My Battle Through Anorexia and Back Again

Last month I had my first sandwich in years. I had forgotten the way a complete meal could satisfy the mouth, fill the stomach, and quiet the quaking hand of a starving body. Before that sandwich I hadn’t had a meal in days. Months of whittling my daily food intake down to string cheese and a dozen cups of tea had reduced me to a pale, shriveled Gollum, lurking in the shadows, obsessed with her precious string cheese. Nothing else mattered. 

Though it was not my goal to die in a hypothermic puddle of nausea and heart palpitations alone in my apartment, the reality was that I was about to do just that. What I discounted as “just another diet” quickly became the outlet I relied upon to dispel the stress I could not handle. It was an outlet I discovered in my last year of undergrad. College was ending and the big existential questions, like who I was and where I was going, remained unanswered. I found that losing weight could replace these insecurities with a sense of ultimate power, exercised each time I denied myself food. So, as the end of law school neared, and the old anxieties began to scratch at the door I thought I had long since closed, I turned again to my old friend—anorexia.

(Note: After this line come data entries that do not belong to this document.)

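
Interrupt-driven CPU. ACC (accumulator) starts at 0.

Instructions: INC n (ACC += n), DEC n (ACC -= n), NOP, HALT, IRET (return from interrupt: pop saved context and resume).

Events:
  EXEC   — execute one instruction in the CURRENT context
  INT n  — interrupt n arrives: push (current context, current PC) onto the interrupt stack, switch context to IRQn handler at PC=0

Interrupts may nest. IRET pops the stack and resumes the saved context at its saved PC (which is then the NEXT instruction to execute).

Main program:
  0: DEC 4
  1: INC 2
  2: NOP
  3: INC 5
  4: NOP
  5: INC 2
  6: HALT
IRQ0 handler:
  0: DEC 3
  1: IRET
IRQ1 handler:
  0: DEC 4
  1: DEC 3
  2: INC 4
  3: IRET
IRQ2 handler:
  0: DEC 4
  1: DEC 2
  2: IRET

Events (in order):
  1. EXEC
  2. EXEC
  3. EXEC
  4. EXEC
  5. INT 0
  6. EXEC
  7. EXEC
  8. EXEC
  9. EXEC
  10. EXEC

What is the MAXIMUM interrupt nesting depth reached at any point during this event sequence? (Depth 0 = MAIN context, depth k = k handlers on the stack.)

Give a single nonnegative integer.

Event 1 (EXEC): [MAIN] PC=0: DEC 4 -> ACC=-4 [depth=0]
Event 2 (EXEC): [MAIN] PC=1: INC 2 -> ACC=-2 [depth=0]
Event 3 (EXEC): [MAIN] PC=2: NOP [depth=0]
Event 4 (EXEC): [MAIN] PC=3: INC 5 -> ACC=3 [depth=0]
Event 5 (INT 0): INT 0 arrives: push (MAIN, PC=4), enter IRQ0 at PC=0 (depth now 1) [depth=1]
Event 6 (EXEC): [IRQ0] PC=0: DEC 3 -> ACC=0 [depth=1]
Event 7 (EXEC): [IRQ0] PC=1: IRET -> resume MAIN at PC=4 (depth now 0) [depth=0]
Event 8 (EXEC): [MAIN] PC=4: NOP [depth=0]
Event 9 (EXEC): [MAIN] PC=5: INC 2 -> ACC=2 [depth=0]
Event 10 (EXEC): [MAIN] PC=6: HALT [depth=0]
Max depth observed: 1

Answer: 1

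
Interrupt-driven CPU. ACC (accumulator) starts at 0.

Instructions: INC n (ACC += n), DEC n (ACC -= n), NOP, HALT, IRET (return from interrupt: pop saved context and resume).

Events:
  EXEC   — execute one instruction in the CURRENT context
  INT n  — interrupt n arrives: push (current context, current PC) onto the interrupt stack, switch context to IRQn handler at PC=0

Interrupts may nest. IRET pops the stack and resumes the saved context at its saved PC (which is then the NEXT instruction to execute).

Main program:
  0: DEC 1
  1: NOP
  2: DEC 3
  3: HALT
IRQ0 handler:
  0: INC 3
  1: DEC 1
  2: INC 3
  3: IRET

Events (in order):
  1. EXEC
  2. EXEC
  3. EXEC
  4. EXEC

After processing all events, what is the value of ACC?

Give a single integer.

Answer: -4

Derivation:
Event 1 (EXEC): [MAIN] PC=0: DEC 1 -> ACC=-1
Event 2 (EXEC): [MAIN] PC=1: NOP
Event 3 (EXEC): [MAIN] PC=2: DEC 3 -> ACC=-4
Event 4 (EXEC): [MAIN] PC=3: HALT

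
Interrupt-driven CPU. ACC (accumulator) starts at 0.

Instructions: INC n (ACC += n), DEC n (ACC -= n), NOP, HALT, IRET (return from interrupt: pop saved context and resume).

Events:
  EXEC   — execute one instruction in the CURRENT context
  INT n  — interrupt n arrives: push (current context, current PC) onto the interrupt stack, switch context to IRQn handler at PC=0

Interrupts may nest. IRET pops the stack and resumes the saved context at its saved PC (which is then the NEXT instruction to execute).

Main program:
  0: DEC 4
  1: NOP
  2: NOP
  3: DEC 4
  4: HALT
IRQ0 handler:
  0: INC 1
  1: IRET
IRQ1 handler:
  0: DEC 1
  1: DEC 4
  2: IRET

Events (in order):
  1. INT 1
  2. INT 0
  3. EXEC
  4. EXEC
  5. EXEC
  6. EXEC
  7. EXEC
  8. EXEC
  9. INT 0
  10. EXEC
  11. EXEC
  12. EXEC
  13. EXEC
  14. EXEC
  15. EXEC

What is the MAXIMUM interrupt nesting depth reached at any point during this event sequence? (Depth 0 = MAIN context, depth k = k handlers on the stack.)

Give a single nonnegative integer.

Event 1 (INT 1): INT 1 arrives: push (MAIN, PC=0), enter IRQ1 at PC=0 (depth now 1) [depth=1]
Event 2 (INT 0): INT 0 arrives: push (IRQ1, PC=0), enter IRQ0 at PC=0 (depth now 2) [depth=2]
Event 3 (EXEC): [IRQ0] PC=0: INC 1 -> ACC=1 [depth=2]
Event 4 (EXEC): [IRQ0] PC=1: IRET -> resume IRQ1 at PC=0 (depth now 1) [depth=1]
Event 5 (EXEC): [IRQ1] PC=0: DEC 1 -> ACC=0 [depth=1]
Event 6 (EXEC): [IRQ1] PC=1: DEC 4 -> ACC=-4 [depth=1]
Event 7 (EXEC): [IRQ1] PC=2: IRET -> resume MAIN at PC=0 (depth now 0) [depth=0]
Event 8 (EXEC): [MAIN] PC=0: DEC 4 -> ACC=-8 [depth=0]
Event 9 (INT 0): INT 0 arrives: push (MAIN, PC=1), enter IRQ0 at PC=0 (depth now 1) [depth=1]
Event 10 (EXEC): [IRQ0] PC=0: INC 1 -> ACC=-7 [depth=1]
Event 11 (EXEC): [IRQ0] PC=1: IRET -> resume MAIN at PC=1 (depth now 0) [depth=0]
Event 12 (EXEC): [MAIN] PC=1: NOP [depth=0]
Event 13 (EXEC): [MAIN] PC=2: NOP [depth=0]
Event 14 (EXEC): [MAIN] PC=3: DEC 4 -> ACC=-11 [depth=0]
Event 15 (EXEC): [MAIN] PC=4: HALT [depth=0]
Max depth observed: 2

Answer: 2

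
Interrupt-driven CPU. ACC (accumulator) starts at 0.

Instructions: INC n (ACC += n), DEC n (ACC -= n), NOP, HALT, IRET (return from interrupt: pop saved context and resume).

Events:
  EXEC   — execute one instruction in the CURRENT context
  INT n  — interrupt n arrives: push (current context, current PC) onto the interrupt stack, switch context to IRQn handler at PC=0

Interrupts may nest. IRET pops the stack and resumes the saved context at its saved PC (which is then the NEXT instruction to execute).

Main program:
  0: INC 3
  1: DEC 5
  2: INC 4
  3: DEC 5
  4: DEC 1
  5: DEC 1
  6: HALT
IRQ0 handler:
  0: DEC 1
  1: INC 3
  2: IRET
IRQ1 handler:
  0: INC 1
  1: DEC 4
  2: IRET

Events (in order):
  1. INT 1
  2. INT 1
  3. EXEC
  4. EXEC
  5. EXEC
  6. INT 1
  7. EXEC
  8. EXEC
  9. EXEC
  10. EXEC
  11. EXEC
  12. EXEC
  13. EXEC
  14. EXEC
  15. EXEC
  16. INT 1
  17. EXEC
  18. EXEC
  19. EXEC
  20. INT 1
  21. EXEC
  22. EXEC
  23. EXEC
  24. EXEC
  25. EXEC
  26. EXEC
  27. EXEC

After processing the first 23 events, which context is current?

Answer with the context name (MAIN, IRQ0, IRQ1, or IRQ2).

Event 1 (INT 1): INT 1 arrives: push (MAIN, PC=0), enter IRQ1 at PC=0 (depth now 1)
Event 2 (INT 1): INT 1 arrives: push (IRQ1, PC=0), enter IRQ1 at PC=0 (depth now 2)
Event 3 (EXEC): [IRQ1] PC=0: INC 1 -> ACC=1
Event 4 (EXEC): [IRQ1] PC=1: DEC 4 -> ACC=-3
Event 5 (EXEC): [IRQ1] PC=2: IRET -> resume IRQ1 at PC=0 (depth now 1)
Event 6 (INT 1): INT 1 arrives: push (IRQ1, PC=0), enter IRQ1 at PC=0 (depth now 2)
Event 7 (EXEC): [IRQ1] PC=0: INC 1 -> ACC=-2
Event 8 (EXEC): [IRQ1] PC=1: DEC 4 -> ACC=-6
Event 9 (EXEC): [IRQ1] PC=2: IRET -> resume IRQ1 at PC=0 (depth now 1)
Event 10 (EXEC): [IRQ1] PC=0: INC 1 -> ACC=-5
Event 11 (EXEC): [IRQ1] PC=1: DEC 4 -> ACC=-9
Event 12 (EXEC): [IRQ1] PC=2: IRET -> resume MAIN at PC=0 (depth now 0)
Event 13 (EXEC): [MAIN] PC=0: INC 3 -> ACC=-6
Event 14 (EXEC): [MAIN] PC=1: DEC 5 -> ACC=-11
Event 15 (EXEC): [MAIN] PC=2: INC 4 -> ACC=-7
Event 16 (INT 1): INT 1 arrives: push (MAIN, PC=3), enter IRQ1 at PC=0 (depth now 1)
Event 17 (EXEC): [IRQ1] PC=0: INC 1 -> ACC=-6
Event 18 (EXEC): [IRQ1] PC=1: DEC 4 -> ACC=-10
Event 19 (EXEC): [IRQ1] PC=2: IRET -> resume MAIN at PC=3 (depth now 0)
Event 20 (INT 1): INT 1 arrives: push (MAIN, PC=3), enter IRQ1 at PC=0 (depth now 1)
Event 21 (EXEC): [IRQ1] PC=0: INC 1 -> ACC=-9
Event 22 (EXEC): [IRQ1] PC=1: DEC 4 -> ACC=-13
Event 23 (EXEC): [IRQ1] PC=2: IRET -> resume MAIN at PC=3 (depth now 0)

Answer: MAIN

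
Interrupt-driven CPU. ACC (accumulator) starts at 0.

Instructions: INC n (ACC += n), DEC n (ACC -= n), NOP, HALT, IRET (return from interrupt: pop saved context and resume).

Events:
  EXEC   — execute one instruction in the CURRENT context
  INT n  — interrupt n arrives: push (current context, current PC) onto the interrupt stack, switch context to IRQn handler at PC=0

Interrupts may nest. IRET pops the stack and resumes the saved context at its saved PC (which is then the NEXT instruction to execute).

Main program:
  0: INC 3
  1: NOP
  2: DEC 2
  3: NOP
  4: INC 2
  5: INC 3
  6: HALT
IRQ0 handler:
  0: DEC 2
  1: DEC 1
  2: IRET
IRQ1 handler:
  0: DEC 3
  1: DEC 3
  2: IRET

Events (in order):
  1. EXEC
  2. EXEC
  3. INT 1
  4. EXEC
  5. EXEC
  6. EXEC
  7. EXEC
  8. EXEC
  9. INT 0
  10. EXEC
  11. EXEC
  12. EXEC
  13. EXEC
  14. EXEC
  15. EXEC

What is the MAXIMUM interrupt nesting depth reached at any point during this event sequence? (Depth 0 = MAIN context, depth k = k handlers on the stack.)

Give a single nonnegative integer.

Event 1 (EXEC): [MAIN] PC=0: INC 3 -> ACC=3 [depth=0]
Event 2 (EXEC): [MAIN] PC=1: NOP [depth=0]
Event 3 (INT 1): INT 1 arrives: push (MAIN, PC=2), enter IRQ1 at PC=0 (depth now 1) [depth=1]
Event 4 (EXEC): [IRQ1] PC=0: DEC 3 -> ACC=0 [depth=1]
Event 5 (EXEC): [IRQ1] PC=1: DEC 3 -> ACC=-3 [depth=1]
Event 6 (EXEC): [IRQ1] PC=2: IRET -> resume MAIN at PC=2 (depth now 0) [depth=0]
Event 7 (EXEC): [MAIN] PC=2: DEC 2 -> ACC=-5 [depth=0]
Event 8 (EXEC): [MAIN] PC=3: NOP [depth=0]
Event 9 (INT 0): INT 0 arrives: push (MAIN, PC=4), enter IRQ0 at PC=0 (depth now 1) [depth=1]
Event 10 (EXEC): [IRQ0] PC=0: DEC 2 -> ACC=-7 [depth=1]
Event 11 (EXEC): [IRQ0] PC=1: DEC 1 -> ACC=-8 [depth=1]
Event 12 (EXEC): [IRQ0] PC=2: IRET -> resume MAIN at PC=4 (depth now 0) [depth=0]
Event 13 (EXEC): [MAIN] PC=4: INC 2 -> ACC=-6 [depth=0]
Event 14 (EXEC): [MAIN] PC=5: INC 3 -> ACC=-3 [depth=0]
Event 15 (EXEC): [MAIN] PC=6: HALT [depth=0]
Max depth observed: 1

Answer: 1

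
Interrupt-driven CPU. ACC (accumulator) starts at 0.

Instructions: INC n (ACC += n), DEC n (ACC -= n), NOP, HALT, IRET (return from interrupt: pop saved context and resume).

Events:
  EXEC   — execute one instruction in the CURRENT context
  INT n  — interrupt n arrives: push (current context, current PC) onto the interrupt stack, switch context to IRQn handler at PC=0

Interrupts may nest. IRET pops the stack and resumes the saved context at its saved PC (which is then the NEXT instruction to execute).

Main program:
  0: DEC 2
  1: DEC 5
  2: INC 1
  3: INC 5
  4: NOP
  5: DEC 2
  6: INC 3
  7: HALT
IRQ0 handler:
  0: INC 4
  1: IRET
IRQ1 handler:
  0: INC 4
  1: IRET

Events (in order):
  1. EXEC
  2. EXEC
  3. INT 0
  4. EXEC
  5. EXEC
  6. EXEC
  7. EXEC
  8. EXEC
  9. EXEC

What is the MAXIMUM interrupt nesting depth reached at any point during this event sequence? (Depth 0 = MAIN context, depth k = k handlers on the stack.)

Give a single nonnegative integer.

Event 1 (EXEC): [MAIN] PC=0: DEC 2 -> ACC=-2 [depth=0]
Event 2 (EXEC): [MAIN] PC=1: DEC 5 -> ACC=-7 [depth=0]
Event 3 (INT 0): INT 0 arrives: push (MAIN, PC=2), enter IRQ0 at PC=0 (depth now 1) [depth=1]
Event 4 (EXEC): [IRQ0] PC=0: INC 4 -> ACC=-3 [depth=1]
Event 5 (EXEC): [IRQ0] PC=1: IRET -> resume MAIN at PC=2 (depth now 0) [depth=0]
Event 6 (EXEC): [MAIN] PC=2: INC 1 -> ACC=-2 [depth=0]
Event 7 (EXEC): [MAIN] PC=3: INC 5 -> ACC=3 [depth=0]
Event 8 (EXEC): [MAIN] PC=4: NOP [depth=0]
Event 9 (EXEC): [MAIN] PC=5: DEC 2 -> ACC=1 [depth=0]
Max depth observed: 1

Answer: 1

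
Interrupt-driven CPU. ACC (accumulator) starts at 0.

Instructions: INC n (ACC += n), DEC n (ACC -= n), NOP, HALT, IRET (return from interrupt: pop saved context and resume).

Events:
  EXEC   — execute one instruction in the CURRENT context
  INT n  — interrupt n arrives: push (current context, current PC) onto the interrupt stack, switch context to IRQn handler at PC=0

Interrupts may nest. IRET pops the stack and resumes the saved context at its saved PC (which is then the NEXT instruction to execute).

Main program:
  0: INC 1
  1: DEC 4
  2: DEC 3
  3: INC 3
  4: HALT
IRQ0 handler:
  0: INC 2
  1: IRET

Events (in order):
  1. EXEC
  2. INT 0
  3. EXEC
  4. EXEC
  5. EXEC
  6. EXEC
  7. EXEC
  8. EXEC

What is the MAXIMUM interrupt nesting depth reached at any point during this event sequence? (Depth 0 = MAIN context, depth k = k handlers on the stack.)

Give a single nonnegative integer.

Answer: 1

Derivation:
Event 1 (EXEC): [MAIN] PC=0: INC 1 -> ACC=1 [depth=0]
Event 2 (INT 0): INT 0 arrives: push (MAIN, PC=1), enter IRQ0 at PC=0 (depth now 1) [depth=1]
Event 3 (EXEC): [IRQ0] PC=0: INC 2 -> ACC=3 [depth=1]
Event 4 (EXEC): [IRQ0] PC=1: IRET -> resume MAIN at PC=1 (depth now 0) [depth=0]
Event 5 (EXEC): [MAIN] PC=1: DEC 4 -> ACC=-1 [depth=0]
Event 6 (EXEC): [MAIN] PC=2: DEC 3 -> ACC=-4 [depth=0]
Event 7 (EXEC): [MAIN] PC=3: INC 3 -> ACC=-1 [depth=0]
Event 8 (EXEC): [MAIN] PC=4: HALT [depth=0]
Max depth observed: 1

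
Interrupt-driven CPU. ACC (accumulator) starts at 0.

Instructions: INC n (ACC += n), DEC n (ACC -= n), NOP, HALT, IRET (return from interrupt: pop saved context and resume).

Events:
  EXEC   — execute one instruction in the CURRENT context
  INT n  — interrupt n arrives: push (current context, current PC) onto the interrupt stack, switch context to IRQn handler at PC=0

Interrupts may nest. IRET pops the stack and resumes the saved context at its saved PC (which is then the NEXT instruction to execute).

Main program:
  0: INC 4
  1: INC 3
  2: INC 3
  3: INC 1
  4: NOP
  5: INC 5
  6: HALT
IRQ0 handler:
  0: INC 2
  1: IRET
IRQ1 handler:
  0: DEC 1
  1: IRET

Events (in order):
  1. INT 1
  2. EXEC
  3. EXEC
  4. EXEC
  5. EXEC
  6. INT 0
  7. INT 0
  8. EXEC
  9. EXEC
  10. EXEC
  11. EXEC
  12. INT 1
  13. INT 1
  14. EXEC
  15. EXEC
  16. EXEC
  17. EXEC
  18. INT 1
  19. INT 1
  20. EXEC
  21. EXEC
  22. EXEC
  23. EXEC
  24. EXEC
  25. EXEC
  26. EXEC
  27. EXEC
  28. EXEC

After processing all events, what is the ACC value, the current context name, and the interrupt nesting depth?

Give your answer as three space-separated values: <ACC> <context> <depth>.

Event 1 (INT 1): INT 1 arrives: push (MAIN, PC=0), enter IRQ1 at PC=0 (depth now 1)
Event 2 (EXEC): [IRQ1] PC=0: DEC 1 -> ACC=-1
Event 3 (EXEC): [IRQ1] PC=1: IRET -> resume MAIN at PC=0 (depth now 0)
Event 4 (EXEC): [MAIN] PC=0: INC 4 -> ACC=3
Event 5 (EXEC): [MAIN] PC=1: INC 3 -> ACC=6
Event 6 (INT 0): INT 0 arrives: push (MAIN, PC=2), enter IRQ0 at PC=0 (depth now 1)
Event 7 (INT 0): INT 0 arrives: push (IRQ0, PC=0), enter IRQ0 at PC=0 (depth now 2)
Event 8 (EXEC): [IRQ0] PC=0: INC 2 -> ACC=8
Event 9 (EXEC): [IRQ0] PC=1: IRET -> resume IRQ0 at PC=0 (depth now 1)
Event 10 (EXEC): [IRQ0] PC=0: INC 2 -> ACC=10
Event 11 (EXEC): [IRQ0] PC=1: IRET -> resume MAIN at PC=2 (depth now 0)
Event 12 (INT 1): INT 1 arrives: push (MAIN, PC=2), enter IRQ1 at PC=0 (depth now 1)
Event 13 (INT 1): INT 1 arrives: push (IRQ1, PC=0), enter IRQ1 at PC=0 (depth now 2)
Event 14 (EXEC): [IRQ1] PC=0: DEC 1 -> ACC=9
Event 15 (EXEC): [IRQ1] PC=1: IRET -> resume IRQ1 at PC=0 (depth now 1)
Event 16 (EXEC): [IRQ1] PC=0: DEC 1 -> ACC=8
Event 17 (EXEC): [IRQ1] PC=1: IRET -> resume MAIN at PC=2 (depth now 0)
Event 18 (INT 1): INT 1 arrives: push (MAIN, PC=2), enter IRQ1 at PC=0 (depth now 1)
Event 19 (INT 1): INT 1 arrives: push (IRQ1, PC=0), enter IRQ1 at PC=0 (depth now 2)
Event 20 (EXEC): [IRQ1] PC=0: DEC 1 -> ACC=7
Event 21 (EXEC): [IRQ1] PC=1: IRET -> resume IRQ1 at PC=0 (depth now 1)
Event 22 (EXEC): [IRQ1] PC=0: DEC 1 -> ACC=6
Event 23 (EXEC): [IRQ1] PC=1: IRET -> resume MAIN at PC=2 (depth now 0)
Event 24 (EXEC): [MAIN] PC=2: INC 3 -> ACC=9
Event 25 (EXEC): [MAIN] PC=3: INC 1 -> ACC=10
Event 26 (EXEC): [MAIN] PC=4: NOP
Event 27 (EXEC): [MAIN] PC=5: INC 5 -> ACC=15
Event 28 (EXEC): [MAIN] PC=6: HALT

Answer: 15 MAIN 0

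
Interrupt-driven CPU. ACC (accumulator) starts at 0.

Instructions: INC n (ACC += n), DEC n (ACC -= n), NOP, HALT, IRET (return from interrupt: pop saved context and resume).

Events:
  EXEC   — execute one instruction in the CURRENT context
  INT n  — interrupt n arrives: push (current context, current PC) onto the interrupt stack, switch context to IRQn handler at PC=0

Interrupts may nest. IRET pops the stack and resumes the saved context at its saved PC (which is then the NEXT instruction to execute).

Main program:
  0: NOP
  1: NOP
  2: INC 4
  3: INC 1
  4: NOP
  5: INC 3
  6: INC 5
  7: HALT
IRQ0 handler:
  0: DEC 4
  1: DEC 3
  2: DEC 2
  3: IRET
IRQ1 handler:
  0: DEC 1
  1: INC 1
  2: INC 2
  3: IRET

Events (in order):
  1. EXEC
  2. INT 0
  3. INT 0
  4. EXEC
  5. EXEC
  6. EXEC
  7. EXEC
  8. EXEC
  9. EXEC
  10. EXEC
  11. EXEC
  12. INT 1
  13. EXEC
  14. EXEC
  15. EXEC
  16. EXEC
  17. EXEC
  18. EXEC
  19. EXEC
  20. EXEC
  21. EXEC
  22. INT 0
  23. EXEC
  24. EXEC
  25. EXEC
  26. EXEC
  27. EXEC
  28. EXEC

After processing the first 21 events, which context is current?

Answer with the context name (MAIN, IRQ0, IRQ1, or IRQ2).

Answer: MAIN

Derivation:
Event 1 (EXEC): [MAIN] PC=0: NOP
Event 2 (INT 0): INT 0 arrives: push (MAIN, PC=1), enter IRQ0 at PC=0 (depth now 1)
Event 3 (INT 0): INT 0 arrives: push (IRQ0, PC=0), enter IRQ0 at PC=0 (depth now 2)
Event 4 (EXEC): [IRQ0] PC=0: DEC 4 -> ACC=-4
Event 5 (EXEC): [IRQ0] PC=1: DEC 3 -> ACC=-7
Event 6 (EXEC): [IRQ0] PC=2: DEC 2 -> ACC=-9
Event 7 (EXEC): [IRQ0] PC=3: IRET -> resume IRQ0 at PC=0 (depth now 1)
Event 8 (EXEC): [IRQ0] PC=0: DEC 4 -> ACC=-13
Event 9 (EXEC): [IRQ0] PC=1: DEC 3 -> ACC=-16
Event 10 (EXEC): [IRQ0] PC=2: DEC 2 -> ACC=-18
Event 11 (EXEC): [IRQ0] PC=3: IRET -> resume MAIN at PC=1 (depth now 0)
Event 12 (INT 1): INT 1 arrives: push (MAIN, PC=1), enter IRQ1 at PC=0 (depth now 1)
Event 13 (EXEC): [IRQ1] PC=0: DEC 1 -> ACC=-19
Event 14 (EXEC): [IRQ1] PC=1: INC 1 -> ACC=-18
Event 15 (EXEC): [IRQ1] PC=2: INC 2 -> ACC=-16
Event 16 (EXEC): [IRQ1] PC=3: IRET -> resume MAIN at PC=1 (depth now 0)
Event 17 (EXEC): [MAIN] PC=1: NOP
Event 18 (EXEC): [MAIN] PC=2: INC 4 -> ACC=-12
Event 19 (EXEC): [MAIN] PC=3: INC 1 -> ACC=-11
Event 20 (EXEC): [MAIN] PC=4: NOP
Event 21 (EXEC): [MAIN] PC=5: INC 3 -> ACC=-8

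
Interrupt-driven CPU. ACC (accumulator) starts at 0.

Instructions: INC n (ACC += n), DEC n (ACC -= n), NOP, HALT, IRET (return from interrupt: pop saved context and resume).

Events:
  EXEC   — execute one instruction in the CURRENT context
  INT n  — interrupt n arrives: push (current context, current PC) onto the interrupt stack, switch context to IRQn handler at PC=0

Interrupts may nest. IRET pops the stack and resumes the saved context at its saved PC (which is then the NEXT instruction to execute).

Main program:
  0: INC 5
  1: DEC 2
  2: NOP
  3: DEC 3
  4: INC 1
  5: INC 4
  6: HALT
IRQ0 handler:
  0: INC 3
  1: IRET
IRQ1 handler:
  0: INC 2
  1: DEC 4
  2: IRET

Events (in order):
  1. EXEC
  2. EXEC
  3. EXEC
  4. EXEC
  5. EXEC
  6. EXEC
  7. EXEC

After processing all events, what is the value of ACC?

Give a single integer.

Answer: 5

Derivation:
Event 1 (EXEC): [MAIN] PC=0: INC 5 -> ACC=5
Event 2 (EXEC): [MAIN] PC=1: DEC 2 -> ACC=3
Event 3 (EXEC): [MAIN] PC=2: NOP
Event 4 (EXEC): [MAIN] PC=3: DEC 3 -> ACC=0
Event 5 (EXEC): [MAIN] PC=4: INC 1 -> ACC=1
Event 6 (EXEC): [MAIN] PC=5: INC 4 -> ACC=5
Event 7 (EXEC): [MAIN] PC=6: HALT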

Several months deep in the throes of my eating disorder, I couldn’t make it out of bed without a serious pep talk and a solid object against which to prop myself when inevitably my knees buckled and my vision darkened. The physical pain of my bones grinding against the springs in the mattress or the seats in the classroom, and the startling sharpness of my ribs jutting against my insides did little to deter me. However, the emotional toll of watching my life narrow to the fifteen minutes once a day that I would take to savor that string cheese made the time in between unbearable.

Life fell away. My hair came out in clumps whenever I motivated myself to brush it. Showering became a struggle between the need to get warm and the need to stay upright as the scalding water drained my blood pressure. I used to crush two hour-long spin classes and now I had to take sit-down breaks when I bathed. Each day was more miserable as I both fought against and wallowed in the hunger pangs that never went away. Yet I celebrated each moment that passed without eating. String cheese meant defeat, starving was victory.

But I was often defeated. When the angry, starving hyena that was my empty stomach finally took down my frail, limping resolve, tearing at it until there was no more fight left, I surrendered. Steadying myself against the counter tops, I retrieved the sacred stick of cheese from the fridge. Then I scampered back to bed, burrowed under the covers, and pulled the heater close to ensure maximum enjoyment of my one, daily reprieve. There I huddled, sucking on my cheese, trying to make do with just the taste in my mouth.

Afterward, I began the countdown to sleep and the escape from the painful, lingering hunger and the deafening voice that railed against my weakness, my ordinariness. By eating I had ruined the only special thing about me, the perfection of starvation. I could only promise to do better tomorrow.

Even if I could quiet the internal histrionics enough to drift off, I was soon wide awake, counting the minutes till sunrise. To pass the time I would calculate the calories I had consumed. Two a.m. usually found me on the kitchen floor, crouched on a heating pad, charting my weekly intake on the whiteboard. There I concocted dozens of alternate meal plans, finding areas of slack (like the stick of gum or the splash of milk in my tea) where I could shave calories. Nightly I ripped apart my fridge, emptying onto the floor the staples of my diet—lettuce, cucumbers, and the condiments I covered them in. Calories were counted and tabulated. Chili sauce will forever remind me of a recent visit to my parents’ house, when I frantically dug lettuce spines out of the trash so I could eat those dipped in Sriracha instead of having the dressed salad my dad made for dinner.